Como te digo, aconsejado por lo que un día me dijera un tal Rilke:
Lo que necesita es sólo esto: soledad, gran soledad interior. Entrar en sí y no encontrarse con nadie durante horas y horas. Estar solo, como se estaba solo de niño, cuando los mayores andaban por ahí, enredados con cosas que parecían importantes y grandes...… vine a parar al lado de allá de la gran Urbe, donde no hay iluminarias ni escaparates. Aquí el tiempo no corre. Hasta los lobos se detienen extasiados cuando ven la placidez de un ternero sobre la molicie de un guijarro en el berrocal del Mediodía. Vine aquí donde todo lo que acaece y pasa se prolonga como el eco de un Big Bang que nunca desaparece. Por eso vine aquí para no morirme eternamente.
Pero, aun siendo nuestros caminos distintos, los dos buscábamos lo mismo, el sinsentido de lo inexplicable, esa lejana ausencia inalcanzable, incontestable de esa fonte de la que hablara aquel poeta al que allá por los años de la Inquisición lo llevaron a una cárcel de Toledo con los ojos tapados para que de allí no pudiera escaparse.

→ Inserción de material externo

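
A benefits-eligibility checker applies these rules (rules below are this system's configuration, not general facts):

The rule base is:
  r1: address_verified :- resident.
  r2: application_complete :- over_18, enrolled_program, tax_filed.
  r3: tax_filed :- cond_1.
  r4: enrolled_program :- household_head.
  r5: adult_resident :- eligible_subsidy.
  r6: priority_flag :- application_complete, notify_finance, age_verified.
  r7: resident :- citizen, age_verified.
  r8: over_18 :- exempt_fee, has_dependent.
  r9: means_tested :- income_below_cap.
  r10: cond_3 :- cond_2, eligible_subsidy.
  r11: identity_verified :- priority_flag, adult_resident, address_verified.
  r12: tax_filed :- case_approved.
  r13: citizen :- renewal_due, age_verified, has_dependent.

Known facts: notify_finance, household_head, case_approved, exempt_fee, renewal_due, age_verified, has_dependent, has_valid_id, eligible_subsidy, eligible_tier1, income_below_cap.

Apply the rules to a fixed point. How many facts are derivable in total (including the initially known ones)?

Round 1 fires r4, r5, r8, r9, r12, r13, giving enrolled_program, adult_resident, over_18, means_tested, tax_filed, citizen.
Round 2 fires r2, r7, giving application_complete, resident.
Round 3 fires r1, r6, giving address_verified, priority_flag.
Round 4 fires r11, giving identity_verified.
Closure: {address_verified, adult_resident, age_verified, application_complete, case_approved, citizen, eligible_subsidy, eligible_tier1, enrolled_program, exempt_fee, has_dependent, has_valid_id, household_head, identity_verified, income_below_cap, means_tested, notify_finance, over_18, priority_flag, renewal_due, resident, tax_filed} — 22 facts.

22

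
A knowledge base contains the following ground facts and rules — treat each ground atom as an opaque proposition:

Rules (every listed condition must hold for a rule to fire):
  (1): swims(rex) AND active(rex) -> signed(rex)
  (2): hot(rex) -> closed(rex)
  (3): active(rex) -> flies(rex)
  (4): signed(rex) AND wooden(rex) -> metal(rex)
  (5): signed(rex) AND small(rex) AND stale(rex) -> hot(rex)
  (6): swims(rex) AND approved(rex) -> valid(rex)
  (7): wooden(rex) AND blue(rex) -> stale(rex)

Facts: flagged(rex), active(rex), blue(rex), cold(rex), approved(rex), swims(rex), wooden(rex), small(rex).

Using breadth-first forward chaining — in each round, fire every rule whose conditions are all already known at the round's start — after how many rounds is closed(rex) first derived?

3

Round 1: (1) [swims(rex) AND active(rex) -> signed(rex)]; (3) [active(rex) -> flies(rex)]; (6) [swims(rex) AND approved(rex) -> valid(rex)]; (7) [wooden(rex) AND blue(rex) -> stale(rex)]. New: signed(rex), flies(rex), valid(rex), stale(rex).
Round 2: (4) [signed(rex) AND wooden(rex) -> metal(rex)]; (5) [signed(rex) AND small(rex) AND stale(rex) -> hot(rex)]. New: metal(rex), hot(rex).
Round 3: (2) [hot(rex) -> closed(rex)]. New: closed(rex).
closed(rex) first appears in round 3.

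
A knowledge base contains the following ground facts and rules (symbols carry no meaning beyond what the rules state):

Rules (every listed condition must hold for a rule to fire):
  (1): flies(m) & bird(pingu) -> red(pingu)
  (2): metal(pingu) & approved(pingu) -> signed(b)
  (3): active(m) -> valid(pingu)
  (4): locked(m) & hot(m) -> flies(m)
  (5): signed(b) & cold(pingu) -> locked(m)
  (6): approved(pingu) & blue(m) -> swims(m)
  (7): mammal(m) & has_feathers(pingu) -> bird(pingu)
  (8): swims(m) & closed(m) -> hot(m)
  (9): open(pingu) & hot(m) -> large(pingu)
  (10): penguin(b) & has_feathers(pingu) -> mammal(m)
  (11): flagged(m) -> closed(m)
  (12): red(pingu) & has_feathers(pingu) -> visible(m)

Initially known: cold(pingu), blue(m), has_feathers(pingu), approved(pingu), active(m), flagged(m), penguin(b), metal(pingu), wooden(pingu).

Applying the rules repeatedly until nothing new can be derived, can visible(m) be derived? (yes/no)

Round 1 — (2), (3), (6), (10), (11), derive signed(b), valid(pingu), swims(m), mammal(m), closed(m).
Round 2 — (5), (7), (8), derive locked(m), bird(pingu), hot(m).
Round 3 — (4), derive flies(m).
Round 4 — (1), derive red(pingu).
Round 5 — (12), derive visible(m).
visible(m) appears in round 5, so it is derivable.

yes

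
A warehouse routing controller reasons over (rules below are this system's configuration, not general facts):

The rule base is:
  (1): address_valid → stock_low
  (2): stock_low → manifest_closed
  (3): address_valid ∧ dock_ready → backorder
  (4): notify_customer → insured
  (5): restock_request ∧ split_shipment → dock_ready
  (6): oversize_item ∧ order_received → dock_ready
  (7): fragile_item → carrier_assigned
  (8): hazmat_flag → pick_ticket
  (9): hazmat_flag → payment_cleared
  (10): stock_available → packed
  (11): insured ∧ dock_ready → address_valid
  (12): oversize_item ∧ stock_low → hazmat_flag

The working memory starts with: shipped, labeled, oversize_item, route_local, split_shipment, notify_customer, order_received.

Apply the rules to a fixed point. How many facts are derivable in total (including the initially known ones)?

16

Round 1 — (4), (6), derive insured, dock_ready.
Round 2 — (11), derive address_valid.
Round 3 — (1), (3), derive stock_low, backorder.
Round 4 — (2), (12), derive manifest_closed, hazmat_flag.
Round 5 — (8), (9), derive pick_ticket, payment_cleared.
Closure: {address_valid, backorder, dock_ready, hazmat_flag, insured, labeled, manifest_closed, notify_customer, order_received, oversize_item, payment_cleared, pick_ticket, route_local, shipped, split_shipment, stock_low} — 16 facts.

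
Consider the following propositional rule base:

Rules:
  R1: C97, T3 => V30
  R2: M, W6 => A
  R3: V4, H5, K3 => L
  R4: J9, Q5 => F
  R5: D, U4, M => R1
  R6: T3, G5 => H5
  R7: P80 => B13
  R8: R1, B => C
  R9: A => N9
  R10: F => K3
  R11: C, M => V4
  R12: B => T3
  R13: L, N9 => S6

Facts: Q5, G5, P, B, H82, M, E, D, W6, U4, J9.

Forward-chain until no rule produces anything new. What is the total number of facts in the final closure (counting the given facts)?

22

Round 1: R2 [M, W6 => A]; R4 [J9, Q5 => F]; R5 [D, U4, M => R1]; R12 [B => T3]. New: A, F, R1, T3.
Round 2: R6 [T3, G5 => H5]; R8 [R1, B => C]; R9 [A => N9]; R10 [F => K3]. New: H5, C, N9, K3.
Round 3: R11 [C, M => V4]. New: V4.
Round 4: R3 [V4, H5, K3 => L]. New: L.
Round 5: R13 [L, N9 => S6]. New: S6.
Closure: {A, B, C, D, E, F, G5, H5, H82, J9, K3, L, M, N9, P, Q5, R1, S6, T3, U4, V4, W6} — 22 facts.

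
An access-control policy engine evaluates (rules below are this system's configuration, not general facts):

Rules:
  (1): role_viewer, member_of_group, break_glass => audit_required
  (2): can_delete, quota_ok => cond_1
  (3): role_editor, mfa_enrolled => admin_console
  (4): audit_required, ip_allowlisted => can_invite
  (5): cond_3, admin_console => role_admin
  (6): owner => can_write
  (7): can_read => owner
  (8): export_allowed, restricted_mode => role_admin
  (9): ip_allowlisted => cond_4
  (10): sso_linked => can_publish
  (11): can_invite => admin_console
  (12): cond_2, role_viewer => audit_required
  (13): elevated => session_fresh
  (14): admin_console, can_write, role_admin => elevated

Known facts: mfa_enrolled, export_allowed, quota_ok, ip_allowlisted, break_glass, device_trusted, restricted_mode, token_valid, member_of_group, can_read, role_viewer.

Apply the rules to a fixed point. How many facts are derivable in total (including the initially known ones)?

Round 1: (1) [role_viewer, member_of_group, break_glass => audit_required]; (7) [can_read => owner]; (8) [export_allowed, restricted_mode => role_admin]; (9) [ip_allowlisted => cond_4]. New: audit_required, owner, role_admin, cond_4.
Round 2: (4) [audit_required, ip_allowlisted => can_invite]; (6) [owner => can_write]. New: can_invite, can_write.
Round 3: (11) [can_invite => admin_console]. New: admin_console.
Round 4: (14) [admin_console, can_write, role_admin => elevated]. New: elevated.
Round 5: (13) [elevated => session_fresh]. New: session_fresh.
Closure: {admin_console, audit_required, break_glass, can_invite, can_read, can_write, cond_4, device_trusted, elevated, export_allowed, ip_allowlisted, member_of_group, mfa_enrolled, owner, quota_ok, restricted_mode, role_admin, role_viewer, session_fresh, token_valid} — 20 facts.

20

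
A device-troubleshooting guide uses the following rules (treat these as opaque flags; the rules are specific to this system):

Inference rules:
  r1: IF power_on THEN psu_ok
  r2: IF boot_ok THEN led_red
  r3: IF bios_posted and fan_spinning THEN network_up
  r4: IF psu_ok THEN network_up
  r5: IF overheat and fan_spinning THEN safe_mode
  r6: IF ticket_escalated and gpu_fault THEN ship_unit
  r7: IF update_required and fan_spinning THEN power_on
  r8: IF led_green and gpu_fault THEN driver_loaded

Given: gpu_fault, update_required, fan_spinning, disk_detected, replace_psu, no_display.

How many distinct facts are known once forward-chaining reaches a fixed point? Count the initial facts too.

Round 1: r7 [IF update_required and fan_spinning THEN power_on]. New: power_on.
Round 2: r1 [IF power_on THEN psu_ok]. New: psu_ok.
Round 3: r4 [IF psu_ok THEN network_up]. New: network_up.
Closure: {disk_detected, fan_spinning, gpu_fault, network_up, no_display, power_on, psu_ok, replace_psu, update_required} — 9 facts.

9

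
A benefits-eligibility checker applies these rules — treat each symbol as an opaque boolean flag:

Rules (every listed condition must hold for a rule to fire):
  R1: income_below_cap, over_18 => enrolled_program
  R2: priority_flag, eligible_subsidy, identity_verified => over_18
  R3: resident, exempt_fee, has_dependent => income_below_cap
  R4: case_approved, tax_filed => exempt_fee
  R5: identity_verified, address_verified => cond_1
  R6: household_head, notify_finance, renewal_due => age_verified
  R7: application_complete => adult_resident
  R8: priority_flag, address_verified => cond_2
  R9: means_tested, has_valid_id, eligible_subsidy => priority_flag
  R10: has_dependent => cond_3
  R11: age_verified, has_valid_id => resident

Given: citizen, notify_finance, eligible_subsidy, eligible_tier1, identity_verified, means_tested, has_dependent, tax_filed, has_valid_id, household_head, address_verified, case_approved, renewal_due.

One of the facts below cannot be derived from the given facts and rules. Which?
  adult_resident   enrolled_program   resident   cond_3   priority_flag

[1] R4 [case_approved, tax_filed => exempt_fee]; R5 [identity_verified, address_verified => cond_1]; R6 [household_head, notify_finance, renewal_due => age_verified]; R9 [means_tested, has_valid_id, eligible_subsidy => priority_flag]; R10 [has_dependent => cond_3]. ⇒ new: exempt_fee, cond_1, age_verified, priority_flag, cond_3.
[2] R2 [priority_flag, eligible_subsidy, identity_verified => over_18]; R8 [priority_flag, address_verified => cond_2]; R11 [age_verified, has_valid_id => resident]. ⇒ new: over_18, cond_2, resident.
[3] R3 [resident, exempt_fee, has_dependent => income_below_cap]. ⇒ new: income_below_cap.
[4] R1 [income_below_cap, over_18 => enrolled_program]. ⇒ new: enrolled_program.
Derived: priority_flag (round 1), resident (round 2), cond_3 (round 1), enrolled_program (round 4). adult_resident never appears in any round.

adult_resident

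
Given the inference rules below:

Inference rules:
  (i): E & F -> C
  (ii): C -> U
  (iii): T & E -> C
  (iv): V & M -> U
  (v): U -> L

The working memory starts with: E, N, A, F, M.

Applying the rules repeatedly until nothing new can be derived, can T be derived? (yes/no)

no

Round 1 fires (i), giving C.
Round 2 fires (ii), giving U.
Round 3 fires (v), giving L.
Fixed point reached. No rule has T as a consequent, and it is not given.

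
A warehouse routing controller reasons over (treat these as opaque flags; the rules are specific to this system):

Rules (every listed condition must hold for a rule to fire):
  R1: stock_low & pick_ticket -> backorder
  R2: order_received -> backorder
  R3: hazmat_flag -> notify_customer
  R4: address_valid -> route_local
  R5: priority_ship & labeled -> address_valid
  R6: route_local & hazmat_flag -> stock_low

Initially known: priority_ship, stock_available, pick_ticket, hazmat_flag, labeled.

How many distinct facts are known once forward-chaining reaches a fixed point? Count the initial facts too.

10

[1] R3 [hazmat_flag -> notify_customer]; R5 [priority_ship & labeled -> address_valid]. ⇒ new: notify_customer, address_valid.
[2] R4 [address_valid -> route_local]. ⇒ new: route_local.
[3] R6 [route_local & hazmat_flag -> stock_low]. ⇒ new: stock_low.
[4] R1 [stock_low & pick_ticket -> backorder]. ⇒ new: backorder.
Closure: {address_valid, backorder, hazmat_flag, labeled, notify_customer, pick_ticket, priority_ship, route_local, stock_available, stock_low} — 10 facts.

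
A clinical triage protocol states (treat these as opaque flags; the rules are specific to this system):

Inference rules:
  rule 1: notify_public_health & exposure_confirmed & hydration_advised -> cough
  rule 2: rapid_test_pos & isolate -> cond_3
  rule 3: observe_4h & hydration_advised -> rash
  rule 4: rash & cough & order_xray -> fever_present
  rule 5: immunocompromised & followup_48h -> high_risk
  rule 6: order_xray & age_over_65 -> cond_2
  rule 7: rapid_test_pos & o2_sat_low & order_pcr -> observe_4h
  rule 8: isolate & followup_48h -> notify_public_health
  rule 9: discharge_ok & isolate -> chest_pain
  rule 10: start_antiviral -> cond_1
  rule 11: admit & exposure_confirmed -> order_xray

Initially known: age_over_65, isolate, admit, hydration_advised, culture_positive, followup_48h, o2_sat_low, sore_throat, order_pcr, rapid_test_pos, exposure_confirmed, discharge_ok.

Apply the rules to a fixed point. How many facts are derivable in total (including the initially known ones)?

21

Round 1 — rule 2, rule 7, rule 8, rule 9, rule 11, derive cond_3, observe_4h, notify_public_health, chest_pain, order_xray.
Round 2 — rule 1, rule 3, rule 6, derive cough, rash, cond_2.
Round 3 — rule 4, derive fever_present.
Closure: {admit, age_over_65, chest_pain, cond_2, cond_3, cough, culture_positive, discharge_ok, exposure_confirmed, fever_present, followup_48h, hydration_advised, isolate, notify_public_health, o2_sat_low, observe_4h, order_pcr, order_xray, rapid_test_pos, rash, sore_throat} — 21 facts.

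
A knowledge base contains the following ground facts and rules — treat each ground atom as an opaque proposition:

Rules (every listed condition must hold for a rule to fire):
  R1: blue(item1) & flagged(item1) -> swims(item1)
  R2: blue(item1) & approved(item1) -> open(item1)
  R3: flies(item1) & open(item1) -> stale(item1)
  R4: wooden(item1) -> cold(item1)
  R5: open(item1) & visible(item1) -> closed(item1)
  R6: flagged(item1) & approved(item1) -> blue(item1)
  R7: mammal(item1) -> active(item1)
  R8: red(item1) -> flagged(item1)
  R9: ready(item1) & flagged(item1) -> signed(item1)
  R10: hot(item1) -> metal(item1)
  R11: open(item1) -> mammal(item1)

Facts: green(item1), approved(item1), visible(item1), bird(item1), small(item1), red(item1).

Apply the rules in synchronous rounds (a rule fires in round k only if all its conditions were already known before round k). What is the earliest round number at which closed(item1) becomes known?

Round 1: R8 [red(item1) -> flagged(item1)]. New: flagged(item1).
Round 2: R6 [flagged(item1) & approved(item1) -> blue(item1)]. New: blue(item1).
Round 3: R1 [blue(item1) & flagged(item1) -> swims(item1)]; R2 [blue(item1) & approved(item1) -> open(item1)]. New: swims(item1), open(item1).
Round 4: R5 [open(item1) & visible(item1) -> closed(item1)]; R11 [open(item1) -> mammal(item1)]. New: closed(item1), mammal(item1).
closed(item1) first appears in round 4.

4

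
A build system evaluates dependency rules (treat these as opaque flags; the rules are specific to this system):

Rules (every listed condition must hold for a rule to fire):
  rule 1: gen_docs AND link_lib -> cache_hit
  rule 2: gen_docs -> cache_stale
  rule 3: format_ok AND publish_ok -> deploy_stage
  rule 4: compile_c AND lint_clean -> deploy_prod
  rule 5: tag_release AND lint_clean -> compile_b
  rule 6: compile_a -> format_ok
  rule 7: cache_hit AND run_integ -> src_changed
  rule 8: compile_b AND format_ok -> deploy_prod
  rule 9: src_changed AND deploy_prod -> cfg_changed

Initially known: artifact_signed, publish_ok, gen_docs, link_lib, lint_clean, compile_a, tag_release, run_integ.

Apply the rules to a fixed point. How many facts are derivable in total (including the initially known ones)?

Round 1: rule 1 [gen_docs AND link_lib -> cache_hit]; rule 2 [gen_docs -> cache_stale]; rule 5 [tag_release AND lint_clean -> compile_b]; rule 6 [compile_a -> format_ok]. Adds cache_hit, cache_stale, compile_b, format_ok.
Round 2: rule 3 [format_ok AND publish_ok -> deploy_stage]; rule 7 [cache_hit AND run_integ -> src_changed]; rule 8 [compile_b AND format_ok -> deploy_prod]. Adds deploy_stage, src_changed, deploy_prod.
Round 3: rule 9 [src_changed AND deploy_prod -> cfg_changed]. Adds cfg_changed.
Closure: {artifact_signed, cache_hit, cache_stale, cfg_changed, compile_a, compile_b, deploy_prod, deploy_stage, format_ok, gen_docs, link_lib, lint_clean, publish_ok, run_integ, src_changed, tag_release} — 16 facts.

16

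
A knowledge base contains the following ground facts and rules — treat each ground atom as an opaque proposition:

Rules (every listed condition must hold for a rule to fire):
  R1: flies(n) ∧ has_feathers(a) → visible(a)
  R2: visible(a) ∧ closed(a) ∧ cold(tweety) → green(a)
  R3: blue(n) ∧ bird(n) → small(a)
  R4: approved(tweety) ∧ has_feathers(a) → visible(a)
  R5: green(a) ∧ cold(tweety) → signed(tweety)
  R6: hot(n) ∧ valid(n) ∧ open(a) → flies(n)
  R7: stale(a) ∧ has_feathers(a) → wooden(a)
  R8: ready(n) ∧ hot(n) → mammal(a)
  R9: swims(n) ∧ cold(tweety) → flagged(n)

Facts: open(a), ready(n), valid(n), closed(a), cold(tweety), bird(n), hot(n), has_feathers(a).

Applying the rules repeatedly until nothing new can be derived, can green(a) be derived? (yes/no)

Round 1 — R6, R8, derive flies(n), mammal(a).
Round 2 — R1, derive visible(a).
Round 3 — R2, derive green(a).
Round 4 — R5, derive signed(tweety).
green(a) appears in round 3, so it is derivable.

yes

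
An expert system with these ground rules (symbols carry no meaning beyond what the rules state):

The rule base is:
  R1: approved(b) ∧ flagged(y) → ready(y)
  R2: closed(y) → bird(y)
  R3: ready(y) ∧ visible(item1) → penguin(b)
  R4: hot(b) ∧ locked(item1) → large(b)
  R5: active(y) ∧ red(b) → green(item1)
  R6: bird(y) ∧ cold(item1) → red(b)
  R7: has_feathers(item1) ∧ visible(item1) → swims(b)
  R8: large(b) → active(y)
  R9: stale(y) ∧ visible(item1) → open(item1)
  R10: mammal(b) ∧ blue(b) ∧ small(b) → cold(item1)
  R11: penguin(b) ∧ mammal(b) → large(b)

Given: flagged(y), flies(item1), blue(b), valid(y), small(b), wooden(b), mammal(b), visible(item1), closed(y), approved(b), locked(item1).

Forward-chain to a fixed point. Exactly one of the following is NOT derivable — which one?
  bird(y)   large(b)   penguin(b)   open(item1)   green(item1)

Round 1: R1 [approved(b) ∧ flagged(y) → ready(y)]; R2 [closed(y) → bird(y)]; R10 [mammal(b) ∧ blue(b) ∧ small(b) → cold(item1)]. Adds ready(y), bird(y), cold(item1).
Round 2: R3 [ready(y) ∧ visible(item1) → penguin(b)]; R6 [bird(y) ∧ cold(item1) → red(b)]. Adds penguin(b), red(b).
Round 3: R11 [penguin(b) ∧ mammal(b) → large(b)]. Adds large(b).
Round 4: R8 [large(b) → active(y)]. Adds active(y).
Round 5: R5 [active(y) ∧ red(b) → green(item1)]. Adds green(item1).
Derived: green(item1) (round 5), large(b) (round 3), penguin(b) (round 2), bird(y) (round 1). open(item1) never appears in any round.

open(item1)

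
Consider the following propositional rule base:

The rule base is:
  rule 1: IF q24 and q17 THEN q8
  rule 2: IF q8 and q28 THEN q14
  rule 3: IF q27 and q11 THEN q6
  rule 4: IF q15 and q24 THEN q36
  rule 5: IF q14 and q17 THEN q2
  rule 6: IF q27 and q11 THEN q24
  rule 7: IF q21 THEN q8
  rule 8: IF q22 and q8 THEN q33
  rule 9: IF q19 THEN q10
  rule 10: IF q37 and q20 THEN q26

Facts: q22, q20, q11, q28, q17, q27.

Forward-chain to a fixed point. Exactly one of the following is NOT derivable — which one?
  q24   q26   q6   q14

q26

Round 1: rule 3 [IF q27 and q11 THEN q6]; rule 6 [IF q27 and q11 THEN q24]. New: q6, q24.
Round 2: rule 1 [IF q24 and q17 THEN q8]. New: q8.
Round 3: rule 2 [IF q8 and q28 THEN q14]; rule 8 [IF q22 and q8 THEN q33]. New: q14, q33.
Round 4: rule 5 [IF q14 and q17 THEN q2]. New: q2.
Derived: q6 (round 1), q14 (round 3), q24 (round 1). q26 never appears in any round.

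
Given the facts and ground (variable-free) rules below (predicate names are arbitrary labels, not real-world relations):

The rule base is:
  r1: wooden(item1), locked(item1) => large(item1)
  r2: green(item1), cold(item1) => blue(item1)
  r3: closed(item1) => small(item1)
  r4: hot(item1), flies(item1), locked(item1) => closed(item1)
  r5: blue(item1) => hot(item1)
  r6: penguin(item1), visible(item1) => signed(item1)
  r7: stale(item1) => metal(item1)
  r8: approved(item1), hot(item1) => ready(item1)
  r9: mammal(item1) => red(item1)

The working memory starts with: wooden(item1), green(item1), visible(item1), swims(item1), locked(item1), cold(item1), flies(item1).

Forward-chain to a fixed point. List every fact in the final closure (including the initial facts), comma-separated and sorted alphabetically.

Round 1: r1 [wooden(item1), locked(item1) => large(item1)]; r2 [green(item1), cold(item1) => blue(item1)]. Adds large(item1), blue(item1).
Round 2: r5 [blue(item1) => hot(item1)]. Adds hot(item1).
Round 3: r4 [hot(item1), flies(item1), locked(item1) => closed(item1)]. Adds closed(item1).
Round 4: r3 [closed(item1) => small(item1)]. Adds small(item1).

blue(item1), closed(item1), cold(item1), flies(item1), green(item1), hot(item1), large(item1), locked(item1), small(item1), swims(item1), visible(item1), wooden(item1)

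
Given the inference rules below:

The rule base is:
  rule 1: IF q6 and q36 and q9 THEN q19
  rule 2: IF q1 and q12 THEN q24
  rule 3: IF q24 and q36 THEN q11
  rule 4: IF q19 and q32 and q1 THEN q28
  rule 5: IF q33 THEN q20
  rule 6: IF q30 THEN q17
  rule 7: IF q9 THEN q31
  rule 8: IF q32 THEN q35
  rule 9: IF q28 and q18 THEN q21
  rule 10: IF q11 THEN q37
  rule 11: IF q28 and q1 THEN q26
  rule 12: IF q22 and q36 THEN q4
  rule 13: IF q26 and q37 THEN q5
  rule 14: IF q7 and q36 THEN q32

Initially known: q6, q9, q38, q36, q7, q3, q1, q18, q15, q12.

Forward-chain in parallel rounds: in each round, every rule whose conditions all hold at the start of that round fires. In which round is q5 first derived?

Round 1: rule 1 [IF q6 and q36 and q9 THEN q19]; rule 2 [IF q1 and q12 THEN q24]; rule 7 [IF q9 THEN q31]; rule 14 [IF q7 and q36 THEN q32]. Adds q19, q24, q31, q32.
Round 2: rule 3 [IF q24 and q36 THEN q11]; rule 4 [IF q19 and q32 and q1 THEN q28]; rule 8 [IF q32 THEN q35]. Adds q11, q28, q35.
Round 3: rule 9 [IF q28 and q18 THEN q21]; rule 10 [IF q11 THEN q37]; rule 11 [IF q28 and q1 THEN q26]. Adds q21, q37, q26.
Round 4: rule 13 [IF q26 and q37 THEN q5]. Adds q5.
q5 first appears in round 4.

4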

Tanto tú como yo, los unos y los otros, este, aquel, o ninguno, aun sabiendo donde esa fuente tan bella y que cielos y tierra beben della se halla, no somos capaces de dar con ella. O lo que es lo mismo, aun sabiendo que no existe, no cesamos cual Marlow, el marinero de El corazón de las tinieblas, en ir tras su búsqueda.